Many people think artwork approvals are only done once, and when you get that reorder it’s just yelling down the aisle like you’re working in a diner. But what if, your customer referred to a another “Previous Order”? This could be become rather costly. In this article we explain why you always need to reapprove the art, and how Teesom makes that simple and easy to do.
In the early years of when my sister and I had our embroidery business, we did not do such a great job on getting art approved. The majority of the time I would do the digitized file and then a sew out to get the job.
We learned very quickly the reasons not to do art upfront, but we had to learn the hard way how important saving the art information for repeat jobs were.
I had digitized this great design with like 5 colors and the customer loved the shirts we did. So much so that he wanted to repeat the shirts. Problem was, I never wrote down the colors I used to run production with nor did I log any of the info about backing, the needle I used etc. Ugh, we had to ask our customer to bring in one of the shirts to compare the thread colors to, so that we could run it again. Thankfully, he was a super nice friend but that kind of made it more embarrassing for me.
No doubt, creating artwork approvals are necessary
The second lesson we learned right away was to always give the customer a proof. No matter what! We had a customer that had approved their logo once, and we just kept repeating it for them.

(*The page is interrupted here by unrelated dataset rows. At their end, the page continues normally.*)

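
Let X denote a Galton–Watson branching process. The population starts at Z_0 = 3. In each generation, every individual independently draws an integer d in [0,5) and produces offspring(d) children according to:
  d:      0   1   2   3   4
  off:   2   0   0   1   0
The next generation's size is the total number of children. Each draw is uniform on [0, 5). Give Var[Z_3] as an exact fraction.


Outcome values over d=0..4: [2, 0, 0, 1, 0]
Σy = 3, Σy² = 5, M = 5
μ = 3/5 = 3/5,  σ² = 5/5 − (3/5)² = 16/25
V_0 = 0, E_0 = 3
V_1 = 16/25·E_0 + (3/5)²·V_0 = 48/25;  E_1 = 9/5
V_2 = 16/25·E_1 + (3/5)²·V_1 = 1152/625;  E_2 = 27/25
V_3 = 16/25·E_2 + (3/5)²·V_2 = 21168/15625;  E_3 = 81/125

21168/15625


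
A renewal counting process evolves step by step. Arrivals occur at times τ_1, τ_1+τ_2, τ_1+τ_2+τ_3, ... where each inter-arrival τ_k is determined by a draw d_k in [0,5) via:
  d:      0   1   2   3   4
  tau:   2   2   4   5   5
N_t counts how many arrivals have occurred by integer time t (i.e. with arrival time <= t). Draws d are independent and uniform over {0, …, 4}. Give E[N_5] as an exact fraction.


Inter-arrival values over d=0..4: [2, 2, 4, 5, 5]
Each d has probability 1/5, so the pmf of τ is: f(2) = 2/5, f(4) = 1/5, f(5) = 2/5
Renewal equation for m(n) = E[N_n]: condition on τ_1 = k (if k <= n, one arrival plus a fresh copy on the remaining n−k steps): m(n) = F(n) + Σ_{k<=n} f(k)·m(n−k), where F(n) = P(τ <= n) and m(0) = 0
m(1) = F(1) = 0
m(2) = F(2) = 2/5
m(3) = F(3) = 2/5
m(4) = F(4) + f(2)·m(2) = 3/5 + 2/5·2/5 = 19/25
m(5) = F(5) + f(2)·m(3) = 1 + 2/5·2/5 = 29/25
E[N_5] = m(5) = 29/25

29/25


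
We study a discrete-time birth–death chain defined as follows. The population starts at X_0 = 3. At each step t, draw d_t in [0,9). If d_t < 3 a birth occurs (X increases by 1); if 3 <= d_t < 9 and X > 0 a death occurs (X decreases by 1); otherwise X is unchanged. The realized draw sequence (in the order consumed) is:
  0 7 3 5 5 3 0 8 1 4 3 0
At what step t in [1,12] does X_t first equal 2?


t=0: X=3, d=0 → birth, X_1=4
t=1: X=4, d=7 → death, X_2=3
t=2: X=3, d=3 → death, X_3=2
t=3: X=2, d=5 → death, X_4=1
t=4: X=1, d=5 → death, X_5=0
t=5: X=0, d=3 → hold, X_6=0
t=6: X=0, d=0 → birth, X_7=1
t=7: X=1, d=8 → death, X_8=0
t=8: X=0, d=1 → birth, X_9=1
t=9: X=1, d=4 → death, X_10=0
t=10: X=0, d=3 → hold, X_11=0
t=11: X=0, d=0 → birth, X_12=1

3


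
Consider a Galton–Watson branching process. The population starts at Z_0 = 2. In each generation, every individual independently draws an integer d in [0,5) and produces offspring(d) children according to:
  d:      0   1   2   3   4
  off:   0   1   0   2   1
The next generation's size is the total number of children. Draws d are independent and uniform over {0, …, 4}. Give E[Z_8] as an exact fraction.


Outcome values over d=0..4: [0, 1, 0, 2, 1]
Σy = 4, Σy² = 6, M = 5
μ = 4/5 = 4/5,  σ² = 6/5 − (4/5)² = 14/25
E[Z_0] = 2
E[Z_1] = 4/5·E[Z_0] = 8/5
E[Z_2] = 4/5·E[Z_1] = 32/25
E[Z_3] = 4/5·E[Z_2] = 128/125
E[Z_4] = 4/5·E[Z_3] = 512/625
E[Z_5] = 4/5·E[Z_4] = 2048/3125
E[Z_6] = 4/5·E[Z_5] = 8192/15625
E[Z_7] = 4/5·E[Z_6] = 32768/78125
E[Z_8] = 4/5·E[Z_7] = 131072/390625

131072/390625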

Then one day they called and said, “you put the wrong website on our logo”. What?!?!?! This was the design that we had done a hundred times before! How could this happen?!?! The owner Rob said, “We sent an email out to all our vendors announcing our new website last month. We figured you would update the design knowing our website was part of our logo.” In my head I thought, “Sorry, Rob, I’m just not that into you.” Nonetheless, we ended up having to compromise with them and split the difference on the order.
I was not even going to attempt the stitch eraser on a polo, although my sister (the money person) did suggest it. It was then, that it became a policy to always show, at minimum, a paper proof of what the design would look like and get whoever placed the order to approve what we were putting on the apparel items.

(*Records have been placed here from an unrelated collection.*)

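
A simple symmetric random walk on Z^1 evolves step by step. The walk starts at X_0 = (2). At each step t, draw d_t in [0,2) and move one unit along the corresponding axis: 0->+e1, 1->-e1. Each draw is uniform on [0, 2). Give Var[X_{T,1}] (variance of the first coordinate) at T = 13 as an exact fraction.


13

Outcome values over d=0..1: [1, -1]
Σy = 0, Σy² = 2, M = 2
μ = 0/2 = 0,  σ² = 2/2 − (0)² = 1
Independent increments: Var[X_13] = 13·σ² = 13·(1) = 13


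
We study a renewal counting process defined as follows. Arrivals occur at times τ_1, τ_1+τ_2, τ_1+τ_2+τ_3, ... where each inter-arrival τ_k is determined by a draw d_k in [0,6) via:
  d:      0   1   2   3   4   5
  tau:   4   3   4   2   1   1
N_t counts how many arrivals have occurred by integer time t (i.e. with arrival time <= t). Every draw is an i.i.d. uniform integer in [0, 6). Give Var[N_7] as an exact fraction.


4705778/4782969

Inter-arrival values over d=0..5: [4, 3, 4, 2, 1, 1]
Each d has probability 1/6, so the pmf of τ is: f(1) = 1/3, f(2) = 1/6, f(3) = 1/6, f(4) = 1/3
Let p_n(j) = P(N_n = j), with p_0 = [1]. Condition on τ_1: p_n(0) = P(τ > n), and for j >= 1, p_n(j) = Σ_{k<=n} f(k)·p_{n−k}(j−1)
p_1 = [2/3, 1/3]  (j = 0..1)
p_2 = [1/2, 7/18, 1/9]  (j = 0..2)
p_3 = [1/3, 4/9, 5/27, 1/27]  (j = 0..3)
p_4 = [0, 23/36, 29/108, 13/162, 1/81]  (j = 0..4)
p_5 = [0, 13/36, 25/54, 5/36, 8/243, 1/243]  (j = 0..5)
p_6 = [0, 2/9, 31/72, 173/648, 16/243, 19/1458, 1/729]  (j = 0..6)
p_7 = [0, 1/9, 7/18, 53/162, 67/486, 43/1458, 11/2187, 1/2187]  (j = 0..7)
E[N_7] = Σ j·p_7(j) = 5692/2187;  E[N_7²] = Σ j²·p_7(j) = 16966/2187
Var[N_7] = 16966/2187 − (5692/2187)² = 4705778/4782969


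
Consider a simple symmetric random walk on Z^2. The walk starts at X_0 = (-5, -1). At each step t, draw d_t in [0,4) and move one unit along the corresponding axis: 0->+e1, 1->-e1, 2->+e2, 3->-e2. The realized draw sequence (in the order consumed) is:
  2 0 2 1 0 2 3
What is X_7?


(-4, 1)

t=0: X=(-5, -1), d=2 → +e2, X_1=(-5, 0)
t=1: X=(-5, 0), d=0 → +e1, X_2=(-4, 0)
t=2: X=(-4, 0), d=2 → +e2, X_3=(-4, 1)
t=3: X=(-4, 1), d=1 → -e1, X_4=(-5, 1)
t=4: X=(-5, 1), d=0 → +e1, X_5=(-4, 1)
t=5: X=(-4, 1), d=2 → +e2, X_6=(-4, 2)
t=6: X=(-4, 2), d=3 → -e2, X_7=(-4, 1)


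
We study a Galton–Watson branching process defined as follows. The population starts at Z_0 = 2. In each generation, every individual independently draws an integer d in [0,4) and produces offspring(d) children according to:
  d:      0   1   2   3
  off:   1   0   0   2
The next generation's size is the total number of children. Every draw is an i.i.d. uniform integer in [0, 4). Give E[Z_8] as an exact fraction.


Outcome values over d=0..3: [1, 0, 0, 2]
Σy = 3, Σy² = 5, M = 4
μ = 3/4 = 3/4,  σ² = 5/4 − (3/4)² = 11/16
E[Z_0] = 2
E[Z_1] = 3/4·E[Z_0] = 3/2
E[Z_2] = 3/4·E[Z_1] = 9/8
E[Z_3] = 3/4·E[Z_2] = 27/32
E[Z_4] = 3/4·E[Z_3] = 81/128
E[Z_5] = 3/4·E[Z_4] = 243/512
E[Z_6] = 3/4·E[Z_5] = 729/2048
E[Z_7] = 3/4·E[Z_6] = 2187/8192
E[Z_8] = 3/4·E[Z_7] = 6561/32768

6561/32768


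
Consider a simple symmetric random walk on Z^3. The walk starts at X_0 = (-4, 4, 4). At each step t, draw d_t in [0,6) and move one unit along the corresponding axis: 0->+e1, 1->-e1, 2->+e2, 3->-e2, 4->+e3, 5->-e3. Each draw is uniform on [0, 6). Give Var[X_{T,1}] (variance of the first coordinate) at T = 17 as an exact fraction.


17/3

Outcome values over d=0..5: [1, -1, 0, 0, 0, 0]
Σy = 0, Σy² = 2, M = 6
μ = 0/6 = 0,  σ² = 2/6 − (0)² = 1/3
Independent increments: Var[X_17] = 17·σ² = 17·(1/3) = 17/3


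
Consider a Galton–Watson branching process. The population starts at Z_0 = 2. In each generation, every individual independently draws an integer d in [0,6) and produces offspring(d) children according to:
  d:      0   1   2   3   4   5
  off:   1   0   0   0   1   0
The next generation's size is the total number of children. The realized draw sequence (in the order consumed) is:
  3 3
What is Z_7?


gen 0: Z_0=2, draws=[3, 3], offspring=[0, 0], Z_1=0
gen 1: Z_1=0, draws=[], offspring=[], Z_2=0
gen 2: Z_2=0, draws=[], offspring=[], Z_3=0
gen 3: Z_3=0, draws=[], offspring=[], Z_4=0
gen 4: Z_4=0, draws=[], offspring=[], Z_5=0
gen 5: Z_5=0, draws=[], offspring=[], Z_6=0
gen 6: Z_6=0, draws=[], offspring=[], Z_7=0

0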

The moral of the story is that even though you repeat a design many many times, there will come a time when it’s not going to be right, and even though your customer will get annoyed approving it, one day he will thank you for showing him the proof.

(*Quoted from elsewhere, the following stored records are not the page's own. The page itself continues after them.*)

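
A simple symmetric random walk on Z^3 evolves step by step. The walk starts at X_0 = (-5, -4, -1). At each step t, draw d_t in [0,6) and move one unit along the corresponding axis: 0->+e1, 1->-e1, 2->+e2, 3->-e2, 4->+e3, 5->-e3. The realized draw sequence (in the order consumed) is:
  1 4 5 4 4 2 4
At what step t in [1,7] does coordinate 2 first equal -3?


6

t=0: X=(-5, -4, -1), d=1 → -e1, X_1=(-6, -4, -1)
t=1: X=(-6, -4, -1), d=4 → +e3, X_2=(-6, -4, 0)
t=2: X=(-6, -4, 0), d=5 → -e3, X_3=(-6, -4, -1)
t=3: X=(-6, -4, -1), d=4 → +e3, X_4=(-6, -4, 0)
t=4: X=(-6, -4, 0), d=4 → +e3, X_5=(-6, -4, 1)
t=5: X=(-6, -4, 1), d=2 → +e2, X_6=(-6, -3, 1)
t=6: X=(-6, -3, 1), d=4 → +e3, X_7=(-6, -3, 2)


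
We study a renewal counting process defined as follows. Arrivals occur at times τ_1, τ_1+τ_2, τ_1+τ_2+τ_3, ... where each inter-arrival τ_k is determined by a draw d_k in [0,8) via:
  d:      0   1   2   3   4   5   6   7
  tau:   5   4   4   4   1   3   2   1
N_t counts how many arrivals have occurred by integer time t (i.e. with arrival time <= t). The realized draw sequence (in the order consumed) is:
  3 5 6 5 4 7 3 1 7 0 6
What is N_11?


draw d_1=3: τ_1=4, arrival time A_1=4
draw d_2=5: τ_2=3, arrival time A_2=7
draw d_3=6: τ_3=2, arrival time A_3=9
draw d_4=5: τ_4=3, arrival time A_4=12
draw d_5=4: τ_5=1, arrival time A_5=13
draw d_6=7: τ_6=1, arrival time A_6=14
draw d_7=3: τ_7=4, arrival time A_7=18
draw d_8=1: τ_8=4, arrival time A_8=22
draw d_9=7: τ_9=1, arrival time A_9=23
draw d_10=0: τ_10=5, arrival time A_10=28
draw d_11=6: τ_11=2, arrival time A_11=30
N_t over t=0..11: 0:0 1:0 2:0 3:0 4:1 5:1 6:1 7:2 8:2 9:3 10:3 11:3

3


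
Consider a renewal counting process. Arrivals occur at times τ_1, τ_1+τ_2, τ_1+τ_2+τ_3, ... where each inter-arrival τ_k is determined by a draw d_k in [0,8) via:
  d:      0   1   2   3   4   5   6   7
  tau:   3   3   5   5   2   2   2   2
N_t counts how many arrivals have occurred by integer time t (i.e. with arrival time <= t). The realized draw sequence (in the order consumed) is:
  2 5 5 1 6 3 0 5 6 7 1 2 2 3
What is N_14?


5

draw d_1=2: τ_1=5, arrival time A_1=5
draw d_2=5: τ_2=2, arrival time A_2=7
draw d_3=5: τ_3=2, arrival time A_3=9
draw d_4=1: τ_4=3, arrival time A_4=12
draw d_5=6: τ_5=2, arrival time A_5=14
draw d_6=3: τ_6=5, arrival time A_6=19
draw d_7=0: τ_7=3, arrival time A_7=22
draw d_8=5: τ_8=2, arrival time A_8=24
draw d_9=6: τ_9=2, arrival time A_9=26
draw d_10=7: τ_10=2, arrival time A_10=28
draw d_11=1: τ_11=3, arrival time A_11=31
draw d_12=2: τ_12=5, arrival time A_12=36
draw d_13=2: τ_13=5, arrival time A_13=41
draw d_14=3: τ_14=5, arrival time A_14=46
N_t over t=0..14: 0:0 1:0 2:0 3:0 4:0 5:1 6:1 7:2 8:2 9:3 10:3 11:3 12:4 13:4 14:5


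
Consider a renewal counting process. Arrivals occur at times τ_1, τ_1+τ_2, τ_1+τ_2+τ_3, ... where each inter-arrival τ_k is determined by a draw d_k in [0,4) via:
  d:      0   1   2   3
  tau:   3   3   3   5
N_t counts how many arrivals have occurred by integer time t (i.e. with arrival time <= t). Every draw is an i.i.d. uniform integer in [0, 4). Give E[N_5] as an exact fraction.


1

Inter-arrival values over d=0..3: [3, 3, 3, 5]
Each d has probability 1/4, so the pmf of τ is: f(3) = 3/4, f(5) = 1/4
Renewal equation for m(n) = E[N_n]: condition on τ_1 = k (if k <= n, one arrival plus a fresh copy on the remaining n−k steps): m(n) = F(n) + Σ_{k<=n} f(k)·m(n−k), where F(n) = P(τ <= n) and m(0) = 0
m(1) = F(1) = 0
m(2) = F(2) = 0
m(3) = F(3) = 3/4
m(4) = F(4) = 3/4
m(5) = F(5) = 1
E[N_5] = m(5) = 1


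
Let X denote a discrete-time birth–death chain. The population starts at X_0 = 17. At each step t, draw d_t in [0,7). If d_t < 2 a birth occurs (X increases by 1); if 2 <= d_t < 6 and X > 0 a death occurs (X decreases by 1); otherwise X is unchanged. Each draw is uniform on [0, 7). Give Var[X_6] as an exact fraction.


228/49

X can drop by at most 1 per step and X_0 = 17 > T = 6, so X_t >= 17 − t >= 11 > 0 for every t <= 6: the floor at 0 (the 'and X > 0' condition) never binds. Hence X_6 = X_0 + Σ_{t<6} Y_t with i.i.d. increments Y_t = y(d_t) ∈ {+1, −1, 0}.
Outcome values over d=0..6: [1, 1, -1, -1, -1, -1, 0]
Σy = -2, Σy² = 6, M = 7
μ = -2/7 = -2/7,  σ² = 6/7 − (-2/7)² = 38/49
Independent increments: Var[X_6] = 6·σ² = 6·(38/49) = 228/49


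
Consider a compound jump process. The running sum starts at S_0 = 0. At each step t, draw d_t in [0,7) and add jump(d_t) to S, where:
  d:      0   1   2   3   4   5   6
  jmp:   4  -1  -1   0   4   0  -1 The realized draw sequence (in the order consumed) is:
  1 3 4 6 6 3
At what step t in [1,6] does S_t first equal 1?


5

t=0: S=0, d=1, jump=-1, S_1=-1
t=1: S=-1, d=3, jump=0, S_2=-1
t=2: S=-1, d=4, jump=4, S_3=3
t=3: S=3, d=6, jump=-1, S_4=2
t=4: S=2, d=6, jump=-1, S_5=1
t=5: S=1, d=3, jump=0, S_6=1


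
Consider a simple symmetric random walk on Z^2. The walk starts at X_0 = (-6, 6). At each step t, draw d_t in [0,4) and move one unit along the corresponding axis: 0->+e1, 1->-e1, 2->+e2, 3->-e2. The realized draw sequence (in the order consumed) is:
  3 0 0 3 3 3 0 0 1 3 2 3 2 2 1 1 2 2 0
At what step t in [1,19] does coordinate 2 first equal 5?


t=0: X=(-6, 6), d=3 → -e2, X_1=(-6, 5)
t=1: X=(-6, 5), d=0 → +e1, X_2=(-5, 5)
t=2: X=(-5, 5), d=0 → +e1, X_3=(-4, 5)
t=3: X=(-4, 5), d=3 → -e2, X_4=(-4, 4)
t=4: X=(-4, 4), d=3 → -e2, X_5=(-4, 3)
t=5: X=(-4, 3), d=3 → -e2, X_6=(-4, 2)
t=6: X=(-4, 2), d=0 → +e1, X_7=(-3, 2)
t=7: X=(-3, 2), d=0 → +e1, X_8=(-2, 2)
t=8: X=(-2, 2), d=1 → -e1, X_9=(-3, 2)
t=9: X=(-3, 2), d=3 → -e2, X_10=(-3, 1)
t=10: X=(-3, 1), d=2 → +e2, X_11=(-3, 2)
t=11: X=(-3, 2), d=3 → -e2, X_12=(-3, 1)
t=12: X=(-3, 1), d=2 → +e2, X_13=(-3, 2)
t=13: X=(-3, 2), d=2 → +e2, X_14=(-3, 3)
t=14: X=(-3, 3), d=1 → -e1, X_15=(-4, 3)
t=15: X=(-4, 3), d=1 → -e1, X_16=(-5, 3)
t=16: X=(-5, 3), d=2 → +e2, X_17=(-5, 4)
t=17: X=(-5, 4), d=2 → +e2, X_18=(-5, 5)
t=18: X=(-5, 5), d=0 → +e1, X_19=(-4, 5)

1


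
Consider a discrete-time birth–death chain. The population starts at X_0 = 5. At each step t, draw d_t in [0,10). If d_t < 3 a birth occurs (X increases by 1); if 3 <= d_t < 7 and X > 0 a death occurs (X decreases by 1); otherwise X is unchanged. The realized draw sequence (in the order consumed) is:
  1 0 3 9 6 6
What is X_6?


t=0: X=5, d=1 → birth, X_1=6
t=1: X=6, d=0 → birth, X_2=7
t=2: X=7, d=3 → death, X_3=6
t=3: X=6, d=9 → hold, X_4=6
t=4: X=6, d=6 → death, X_5=5
t=5: X=5, d=6 → death, X_6=4

4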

Now, if you do decide to repeat orders without showing a customer a proof, I would advise you to have them sign a “hold harmless” up front that says something to the effect of “we agree to allow ABC Company to repeat orders without an approval and hold them harmless should they repeat art on an order that has an incorrect logo on it.” This really gets them thinking and it makes the decision theirs not yours.
Remember, you really are not saving time by not getting an approval, if the order is done wrong, it’s done wrong. There goes the 4 minutes you saved.
When you just make it a policy, that this is what we do, your customer will come to appreciate your diligence and he’ll be able to confidently recommend you to others.